Some might object that Emanuel’s own proposal is not equitable to countries with more elderly citizens: Saving them will save fewer years of life (thus netting less SEYLL per dose), but older citizens are still morally valuable.

Emanuel told me that he’s heard this ageism critique “a million times” but that it’s ill-founded. (He has, it may be worth noting, idiosyncratic personal views about aging.) He noted that many surveys conducted around the world suggest that, all things being equal, the public prioritizes youth over older adults in the distribution of health resources. As a global society, we seem to value investing in youth, both because investing in them when they’re young yields greater dividends later on and because we don’t want to cheat them of the chance at significant life experiences — a deprivation that arguably constitutes a moral harm.

Emanuel contends that his group has arrived at the best way to enshrine three fundamental values: benefiting people and limiting harm, prioritizing the disadvantaged, and equal moral concern.

“We met every week, arguing, and we had a very diverse group,” he said. “You had utilitarians, you had people who are more Rawlsian, you had cosmopolitans who believe national borders are basically ethically irrelevant, and you had people who believe borders are very relevant.
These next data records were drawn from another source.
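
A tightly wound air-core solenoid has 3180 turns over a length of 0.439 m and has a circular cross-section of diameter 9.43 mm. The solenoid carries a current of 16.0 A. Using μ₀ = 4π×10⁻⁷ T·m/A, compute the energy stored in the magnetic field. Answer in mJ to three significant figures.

U ≈ 259 mJ

A = π(d/2)² = π(4.715×10^-3 m)² = 6.984×10^-5 m².
L = μ₀N²A/ℓ = (4π×10⁻⁷)(3180)²(6.984×10^-5)/(0.439) = 2.022×10^-3 H.
U = ½LI² = ½(2.022×10^-3)(16.0)² = 0.2588 J.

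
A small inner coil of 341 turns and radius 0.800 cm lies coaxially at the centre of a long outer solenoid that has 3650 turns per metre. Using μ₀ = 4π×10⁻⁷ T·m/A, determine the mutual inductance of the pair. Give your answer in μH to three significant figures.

The outer solenoid produces a uniform field B₁ = μ₀n₁I₁ across the inner coil,
so the flux linkage is N₂Φ = N₂B₁A₂ = μ₀n₁N₂A₂·I₁, giving M = μ₀n₁N₂A₂.
A₂ = πr² = π(8.000×10^-3 m)² = 2.011×10^-4 m².
M = (4π×10⁻⁷)(3650)(341)(2.011×10^-4) = 3.1448×10^-4 H.

M ≈ 314 μH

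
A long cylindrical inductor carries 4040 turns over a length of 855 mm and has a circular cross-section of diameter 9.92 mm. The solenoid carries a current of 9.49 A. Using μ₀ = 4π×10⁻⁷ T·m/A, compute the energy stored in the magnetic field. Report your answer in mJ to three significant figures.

A = π(d/2)² = π(4.960×10^-3 m)² = 7.729×10^-5 m².
L = μ₀N²A/ℓ = (4π×10⁻⁷)(4040)²(7.729×10^-5)/(0.855) = 1.854×10^-3 H.
U = ½LI² = ½(1.854×10^-3)(9.49)² = 8.349×10^-2 J.

U ≈ 83.5 mJ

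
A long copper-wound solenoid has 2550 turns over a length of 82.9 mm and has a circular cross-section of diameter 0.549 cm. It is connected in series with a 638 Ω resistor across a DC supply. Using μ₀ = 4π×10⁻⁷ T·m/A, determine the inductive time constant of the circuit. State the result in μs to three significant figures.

A = π(d/2)² = π(2.745×10^-3 m)² = 2.367×10^-5 m².
L = μ₀N²A/ℓ = (4π×10⁻⁷)(2550)²(2.367×10^-5)/(8.290×10^-2) = 2.333×10^-3 H.
τ = L/R = (2.333×10^-3)/(638) = 3.657×10^-6 s.

τ ≈ 3.66 μs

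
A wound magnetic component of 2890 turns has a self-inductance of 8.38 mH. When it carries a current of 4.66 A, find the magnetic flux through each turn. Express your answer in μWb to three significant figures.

Φ_B ≈ 13.5 μWb

From L = NΦ_B/I, the flux per turn is Φ_B = LI/N.
Φ_B = (8.380×10^-3 H)(4.66 A)/2890 = 1.351×10^-5 Wb.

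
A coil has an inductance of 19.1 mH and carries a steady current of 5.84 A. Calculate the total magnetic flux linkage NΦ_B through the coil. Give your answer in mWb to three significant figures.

From L = NΦ_B/I, the flux linkage is NΦ_B = LI.
NΦ_B = (1.910×10^-2 H)(5.84 A) = 0.1115 Wb.

NΦ_B ≈ 112 mWb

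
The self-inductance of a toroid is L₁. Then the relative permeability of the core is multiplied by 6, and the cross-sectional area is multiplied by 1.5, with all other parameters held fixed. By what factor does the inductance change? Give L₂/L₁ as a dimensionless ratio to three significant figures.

For a toroid, L ∝ μᵣN²A/R.
L₂/L₁ = (6) × (1.5) = 9.00.

L₂/L₁ = 9.00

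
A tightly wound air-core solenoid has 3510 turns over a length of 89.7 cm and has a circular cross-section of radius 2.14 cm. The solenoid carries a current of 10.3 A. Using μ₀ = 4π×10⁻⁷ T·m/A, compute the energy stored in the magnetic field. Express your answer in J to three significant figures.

U ≈ 1.32 J

A = πr² = π(2.140×10^-2 m)² = 1.439×10^-3 m².
L = μ₀N²A/ℓ = (4π×10⁻⁷)(3510)²(1.439×10^-3)/(0.897) = 2.483×10^-2 H.
U = ½LI² = ½(2.483×10^-2)(10.3)² = 1.317 J.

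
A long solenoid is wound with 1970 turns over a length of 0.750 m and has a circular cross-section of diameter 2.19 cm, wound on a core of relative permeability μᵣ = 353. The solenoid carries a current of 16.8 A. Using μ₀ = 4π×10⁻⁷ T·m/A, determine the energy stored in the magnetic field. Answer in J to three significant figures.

A = π(d/2)² = π(1.095×10^-2 m)² = 3.767×10^-4 m².
L = μ₀μᵣN²A/ℓ = (4π×10⁻⁷)(353)(1970)²(3.767×10^-4)/(0.75) = 0.8646 H.
U = ½LI² = ½(0.8646)(16.8)² = 122 J.

U ≈ 122 J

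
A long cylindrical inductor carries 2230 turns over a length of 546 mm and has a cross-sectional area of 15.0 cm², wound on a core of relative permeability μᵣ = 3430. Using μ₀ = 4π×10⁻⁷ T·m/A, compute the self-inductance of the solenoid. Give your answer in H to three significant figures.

A = 15.0 cm² = 1.500×10^-3 m².
For a long solenoid, L = μ₀μᵣN²A/ℓ.
L = (4π×10⁻⁷)(3430)(2230)²(1.500×10^-3)/(0.546 m) = 58.89 H.

L ≈ 58.9 H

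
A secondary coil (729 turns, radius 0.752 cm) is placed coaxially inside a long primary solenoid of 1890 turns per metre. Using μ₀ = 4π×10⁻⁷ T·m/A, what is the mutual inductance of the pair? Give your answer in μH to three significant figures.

The outer solenoid produces a uniform field B₁ = μ₀n₁I₁ across the inner coil,
so the flux linkage is N₂Φ = N₂B₁A₂ = μ₀n₁N₂A₂·I₁, giving M = μ₀n₁N₂A₂.
A₂ = πr² = π(7.520×10^-3 m)² = 1.777×10^-4 m².
M = (4π×10⁻⁷)(1890)(729)(1.777×10^-4) = 3.076×10^-4 H.

M ≈ 308 μH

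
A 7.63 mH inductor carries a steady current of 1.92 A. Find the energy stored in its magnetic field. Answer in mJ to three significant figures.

U ≈ 14.1 mJ

Stored magnetic energy: U = ½LI².
U = ½(7.630×10^-3 H)(1.92 A)² = 1.406×10^-2 J.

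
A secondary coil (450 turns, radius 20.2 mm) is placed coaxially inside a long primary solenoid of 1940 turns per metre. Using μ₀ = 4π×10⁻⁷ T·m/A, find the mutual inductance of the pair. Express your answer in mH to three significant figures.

M ≈ 1.41 mH

The outer solenoid produces a uniform field B₁ = μ₀n₁I₁ across the inner coil,
so the flux linkage is N₂Φ = N₂B₁A₂ = μ₀n₁N₂A₂·I₁, giving M = μ₀n₁N₂A₂.
A₂ = πr² = π(2.020×10^-2 m)² = 1.282×10^-3 m².
M = (4π×10⁻⁷)(1940)(450)(1.282×10^-3) = 1.406×10^-3 H.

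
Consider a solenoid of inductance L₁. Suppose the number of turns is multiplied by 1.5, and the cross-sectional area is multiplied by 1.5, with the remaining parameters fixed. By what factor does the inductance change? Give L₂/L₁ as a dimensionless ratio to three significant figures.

For a solenoid, L ∝ μᵣN²A/ℓ.
L₂/L₁ = (1.5)^2 × (1.5) = 3.38.

L₂/L₁ = 3.38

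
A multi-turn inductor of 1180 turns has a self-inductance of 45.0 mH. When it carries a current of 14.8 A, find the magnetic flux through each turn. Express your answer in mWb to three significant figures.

Φ_B ≈ 0.564 mWb

From L = NΦ_B/I, the flux per turn is Φ_B = LI/N.
Φ_B = (4.500×10^-2 H)(14.8 A)/1180 = 5.644×10^-4 Wb.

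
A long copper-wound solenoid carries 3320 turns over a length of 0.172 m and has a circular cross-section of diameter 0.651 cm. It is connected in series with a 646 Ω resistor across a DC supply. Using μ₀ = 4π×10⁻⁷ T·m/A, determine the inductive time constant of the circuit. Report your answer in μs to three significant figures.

τ ≈ 4.15 μs

A = π(d/2)² = π(3.255×10^-3 m)² = 3.329×10^-5 m².
L = μ₀N²A/ℓ = (4π×10⁻⁷)(3320)²(3.329×10^-5)/(0.172) = 2.680×10^-3 H.
τ = L/R = (2.680×10^-3)/(646) = 4.149×10^-6 s.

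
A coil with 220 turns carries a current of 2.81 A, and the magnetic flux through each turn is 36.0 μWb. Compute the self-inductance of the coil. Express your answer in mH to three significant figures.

Self-inductance is defined by L = NΦ_B/I (flux linkage over current).
L = (220)(3.600×10^-5 Wb)/(2.81 A) = 2.819×10^-3 H.

L ≈ 2.82 mH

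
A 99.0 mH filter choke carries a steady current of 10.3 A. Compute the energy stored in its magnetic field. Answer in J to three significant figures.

Stored magnetic energy: U = ½LI².
U = ½(9.900×10^-2 H)(10.3 A)² = 5.251 J.

U ≈ 5.25 J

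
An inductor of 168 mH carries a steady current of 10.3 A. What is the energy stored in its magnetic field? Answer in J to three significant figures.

Stored magnetic energy: U = ½LI².
U = ½(0.168 H)(10.3 A)² = 8.912 J.

U ≈ 8.91 J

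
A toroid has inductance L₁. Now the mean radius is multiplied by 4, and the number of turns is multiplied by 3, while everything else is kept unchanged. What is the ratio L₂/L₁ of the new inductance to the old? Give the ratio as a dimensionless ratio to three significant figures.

L₂/L₁ = 2.25

For a toroid, L ∝ μᵣN²A/R.
L₂/L₁ = (4)^-1 × (3)^2 = 2.25.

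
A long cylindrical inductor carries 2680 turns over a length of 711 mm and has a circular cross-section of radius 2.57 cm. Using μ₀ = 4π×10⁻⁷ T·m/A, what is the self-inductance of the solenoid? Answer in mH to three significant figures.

A = πr² = π(2.570×10^-2 m)² = 2.07499×10^-3 m².
For a long solenoid, L = μ₀N²A/ℓ.
L = (4π×10⁻⁷)(2680)²(2.07499×10^-3)/(0.711 m) = 2.634×10^-2 H.

L ≈ 26.3 mH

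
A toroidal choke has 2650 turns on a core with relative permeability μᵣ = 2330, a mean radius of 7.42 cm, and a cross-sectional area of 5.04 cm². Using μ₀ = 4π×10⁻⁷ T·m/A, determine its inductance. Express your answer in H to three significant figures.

For a thin toroid, L = μ₀μᵣN²A/(2πR).
L = (4π×10⁻⁷)(2330)(2650)²(5.040×10^-4) / (2π×7.420×10^-2 m) = 22.23 H.

L ≈ 22.2 H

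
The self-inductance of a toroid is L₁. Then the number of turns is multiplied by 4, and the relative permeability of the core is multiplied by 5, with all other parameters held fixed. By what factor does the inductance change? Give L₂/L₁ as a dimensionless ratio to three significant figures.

For a toroid, L ∝ μᵣN²A/R.
L₂/L₁ = (4)^2 × (5) = 80.0.

L₂/L₁ = 80.0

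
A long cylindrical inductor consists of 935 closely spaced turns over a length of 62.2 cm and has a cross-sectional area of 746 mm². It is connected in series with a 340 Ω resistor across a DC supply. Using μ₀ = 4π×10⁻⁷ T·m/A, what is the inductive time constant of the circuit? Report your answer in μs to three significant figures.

τ ≈ 3.88 μs

A = 746 mm² = 7.460×10^-4 m².
L = μ₀N²A/ℓ = (4π×10⁻⁷)(935)²(7.460×10^-4)/(0.622) = 1.318×10^-3 H.
τ = L/R = (1.318×10^-3)/(340) = 3.875×10^-6 s.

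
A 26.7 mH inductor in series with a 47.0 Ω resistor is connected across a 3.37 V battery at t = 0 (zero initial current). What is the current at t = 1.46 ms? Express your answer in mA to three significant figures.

I ≈ 66.2 mA

τ = L/R = 2.670×10^-2/47.0 = 5.681×10^-4 s; final current I_∞ = ε/R = 3.37/47.0 = 7.170×10^-2 A.
I(t) = I_∞(1 − e^(−t/τ)) with t/τ = 2.570.
I = (7.170×10^-2)(1 − e^(−2.570)) = 6.621×10^-2 A.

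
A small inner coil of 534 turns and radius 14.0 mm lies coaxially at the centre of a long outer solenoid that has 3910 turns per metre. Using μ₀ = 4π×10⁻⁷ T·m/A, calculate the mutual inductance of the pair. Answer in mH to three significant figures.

The outer solenoid produces a uniform field B₁ = μ₀n₁I₁ across the inner coil,
so the flux linkage is N₂Φ = N₂B₁A₂ = μ₀n₁N₂A₂·I₁, giving M = μ₀n₁N₂A₂.
A₂ = πr² = π(1.400×10^-2 m)² = 6.158×10^-4 m².
M = (4π×10⁻⁷)(3910)(534)(6.158×10^-4) = 1.616×10^-3 H.

M ≈ 1.62 mH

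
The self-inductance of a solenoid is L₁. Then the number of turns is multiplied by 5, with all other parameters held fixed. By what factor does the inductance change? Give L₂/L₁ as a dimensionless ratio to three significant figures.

L₂/L₁ = 25.0

For a solenoid, L ∝ μᵣN²A/ℓ.
L₂/L₁ = (5)^2 = 25.0.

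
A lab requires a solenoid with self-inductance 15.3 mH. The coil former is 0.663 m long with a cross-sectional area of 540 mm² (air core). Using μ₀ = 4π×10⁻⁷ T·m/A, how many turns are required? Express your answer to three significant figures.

A = 540 mm² = 5.400×10^-4 m².
From L = μ₀N²A/ℓ, N = √(Lℓ / (μ₀A)).
N = √[(1.530×10^-2)(0.663) / ((4π×10⁻⁷)×5.400×10^-4)] = √(1.4949×10^7) ≈ 3866.3.

N ≈ 3870 turns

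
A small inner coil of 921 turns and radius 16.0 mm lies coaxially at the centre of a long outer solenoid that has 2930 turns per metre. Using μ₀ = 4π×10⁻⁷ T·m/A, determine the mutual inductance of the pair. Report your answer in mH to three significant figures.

M ≈ 2.73 mH

The outer solenoid produces a uniform field B₁ = μ₀n₁I₁ across the inner coil,
so the flux linkage is N₂Φ = N₂B₁A₂ = μ₀n₁N₂A₂·I₁, giving M = μ₀n₁N₂A₂.
A₂ = πr² = π(1.600×10^-2 m)² = 8.042×10^-4 m².
M = (4π×10⁻⁷)(2930)(921)(8.042×10^-4) = 2.727×10^-3 H.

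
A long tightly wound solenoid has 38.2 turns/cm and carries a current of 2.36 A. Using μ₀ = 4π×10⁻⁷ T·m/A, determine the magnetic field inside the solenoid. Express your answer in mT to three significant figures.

B ≈ 11.3 mT

Inside a long solenoid, B = μ₀nI.
B = (4π×10⁻⁷)(3.820×10^3 m⁻¹)(2.36 A) = 1.133×10^-2 T.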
I think our position represents the best of ethics and a consensus about principles that transcends lots of different specific moral commitments.”

Ultimately, is this proposal better than the WHO’s? How you answer that depends somewhat on your specific moral commitments. From a utilitarian’s standpoint, for example, whichever proposal will do the best job at maximizing benefit and limiting harm to all people is the best approach. If the WHO’s realpolitik enables it to get more paying countries into the Covax Facility, thus eventually enabling more vaccines for people who couldn’t otherwise afford them, it might actually be the most ethical model.

Either way, Covax is now in business, and its multilateral, cooperative approach comes as a welcome counterpoint to the vaccine nationalism we’ve seen in other quarters.

Jen Kirby contributed reporting to this article.